A straightforward five to ten page site takes eight to fourteen weeks start to finish: discovery and wireframes two weeks, design and English build three to four weeks, translation and French integration two weeks, QA and revisions one to two weeks, then launch. E-commerce or custom functionality stretches timelines to twelve to twenty weeks. Phased launches compress this by deferring the second language, letting you go live in six to eight weeks and add translation later.
Subdirectories on a single .ca domain—example.ca/en/ and example.ca/fr/—consolidate link equity and simplify analytics. Subdomains like en.example.ca split authority and complicate tracking but offer flexibility if you need different hosting or CMS platforms per language. Avoid country-code domains like example.fr unless you're genuinely targeting France; they confuse Canadian users and dilute your domestic SEO efforts.
No. A single server or hosting plan serves both language versions as long as your CMS or platform supports multilingual routing.

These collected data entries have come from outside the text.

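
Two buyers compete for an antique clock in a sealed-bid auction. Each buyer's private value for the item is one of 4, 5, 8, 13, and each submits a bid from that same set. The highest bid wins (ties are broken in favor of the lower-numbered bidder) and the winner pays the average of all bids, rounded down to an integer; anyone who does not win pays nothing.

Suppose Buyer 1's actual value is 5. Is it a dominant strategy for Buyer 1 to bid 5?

Check each profile of the others' bids and compare truth against every alternative bid.
Others bid (4): truth gives 1, best alternative gives 1.
Others bid (5): truth gives 0, best alternative gives 0.
Others bid (8): truth gives 0, best alternative gives 0.
Others bid (13): truth gives 0, best alternative gives 0.
In every case the truthful bid is at least as good as any alternative, so it is a dominant strategy.

Yes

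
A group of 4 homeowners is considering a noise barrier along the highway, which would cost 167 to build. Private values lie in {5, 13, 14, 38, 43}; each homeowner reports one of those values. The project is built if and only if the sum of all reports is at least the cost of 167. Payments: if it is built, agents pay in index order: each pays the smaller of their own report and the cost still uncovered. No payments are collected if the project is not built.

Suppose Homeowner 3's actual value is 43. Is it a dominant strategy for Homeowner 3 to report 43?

Consider the case where Homeowner 1 reports 43, Homeowner 2 reports 43 and Homeowner 4 reports 43.
Truthful report 43: project built, pays 43, utility 43 - 43 = 0.
Report 38 instead: project built, pays 38, utility 43 - 38 = 5.
Since 5 > 0, reporting 38 is strictly better here, so truthful reporting is not dominant.

No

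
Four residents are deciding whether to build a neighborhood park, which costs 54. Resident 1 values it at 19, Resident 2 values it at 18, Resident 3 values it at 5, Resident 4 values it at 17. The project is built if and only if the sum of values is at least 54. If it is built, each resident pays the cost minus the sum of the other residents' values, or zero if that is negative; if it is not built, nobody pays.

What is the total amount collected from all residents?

Total value 59 ≥ cost 54, so it is built.
Resident 1: others sum to 40; max(0, 54 - 40) = 14.
Resident 2: others sum to 41; max(0, 54 - 41) = 13.
Resident 3: others sum to 54; max(0, 54 - 54) = 0.
Resident 4: others sum to 42; max(0, 54 - 42) = 12.
Total collected = 14 + 13 + 0 + 12 = 39.

39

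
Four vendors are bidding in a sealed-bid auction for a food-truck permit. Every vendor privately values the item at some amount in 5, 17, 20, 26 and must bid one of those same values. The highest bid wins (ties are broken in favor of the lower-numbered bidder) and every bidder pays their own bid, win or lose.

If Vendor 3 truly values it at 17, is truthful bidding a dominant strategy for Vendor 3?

No

Consider the case where Vendor 1 bids 5, Vendor 2 bids 5 and Vendor 4 bids 20.
Truthful bid 17: loses but pays 17, utility -17.
Bid 5 instead: loses but pays 5, utility -5.
Since -5 > -17, bidding 5 is strictly better here, so truthful bidding is not dominant.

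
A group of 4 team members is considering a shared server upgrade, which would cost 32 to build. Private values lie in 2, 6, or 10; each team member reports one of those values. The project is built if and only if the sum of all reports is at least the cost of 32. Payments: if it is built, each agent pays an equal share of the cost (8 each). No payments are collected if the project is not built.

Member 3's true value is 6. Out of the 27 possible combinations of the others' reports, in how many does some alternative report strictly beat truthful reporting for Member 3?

3

Others report (6, 10, 10): truth gives -2; report 2 gives 0 > -2. Violating.
Others report (10, 6, 10): truth gives -2; report 2 gives 0 > -2. Violating.
Others report (10, 10, 6): truth gives -2; report 2 gives 0 > -2. Violating.
Others report (2, 2, 2): truth gives 0; no alternative beats it.
Others report (2, 2, 6): truth gives 0; no alternative beats it.
(Checking all 27 profiles: 3 have a profitable deviation, 24 do not.)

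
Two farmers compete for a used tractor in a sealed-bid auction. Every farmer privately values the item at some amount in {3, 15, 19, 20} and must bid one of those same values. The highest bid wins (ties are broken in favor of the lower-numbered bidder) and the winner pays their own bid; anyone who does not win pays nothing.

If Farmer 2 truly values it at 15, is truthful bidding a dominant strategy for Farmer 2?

Yes

Check each profile of the others' bids and compare truth against every alternative bid.
Others bid (3): truth gives 0, best alternative gives 0.
Others bid (15): truth gives 0, best alternative gives 0.
Others bid (19): truth gives 0, best alternative gives 0.
Others bid (20): truth gives 0, best alternative gives 0.
In every case the truthful bid is at least as good as any alternative, so it is a dominant strategy.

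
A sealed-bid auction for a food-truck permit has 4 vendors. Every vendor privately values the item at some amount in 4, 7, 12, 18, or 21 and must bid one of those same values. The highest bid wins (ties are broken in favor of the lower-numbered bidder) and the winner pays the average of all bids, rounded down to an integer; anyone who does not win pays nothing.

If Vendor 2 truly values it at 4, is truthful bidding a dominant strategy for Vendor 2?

Yes

Check each profile of the others' bids and compare truth against every alternative bid.
Others bid (4, 7, 7): truth gives 0, best alternative gives -2.
Others bid (4, 4, 7): truth gives 0, best alternative gives -1.
Others bid (4, 7, 4): truth gives 0, best alternative gives -1.
Others bid (4, 4, 4): truth gives 0, best alternative gives 0.
Others bid (4, 4, 12): truth gives 0, best alternative gives 0.
Others bid (4, 4, 18): truth gives 0, best alternative gives 0.
(Remaining 119 profiles checked similarly; truth is weakly best in each.)
In every case the truthful bid is at least as good as any alternative, so it is a dominant strategy.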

A content delivery network improves load times globally but isn't language-specific; the CDN caches and serves pages based on geographic proximity regardless of the language path. Where hosting matters is redundancy and uptime—choose a provider with Canadian data centers if compliance or latency to Toronto and Montreal users is critical.
Most review platforms let you display submissions in the language they were written, with an option to show all reviews or filter by language. Translating user reviews manually is impractical and often violates platform terms. Instead, encourage reviews in both languages by sending post-purchase emails in the customer's browsing language and embedding review widgets that auto-detect locale. For forums or comment sections, moderate but don't translate; bilingual moderation ensures compliance and tone without the overhead of rewriting every user post.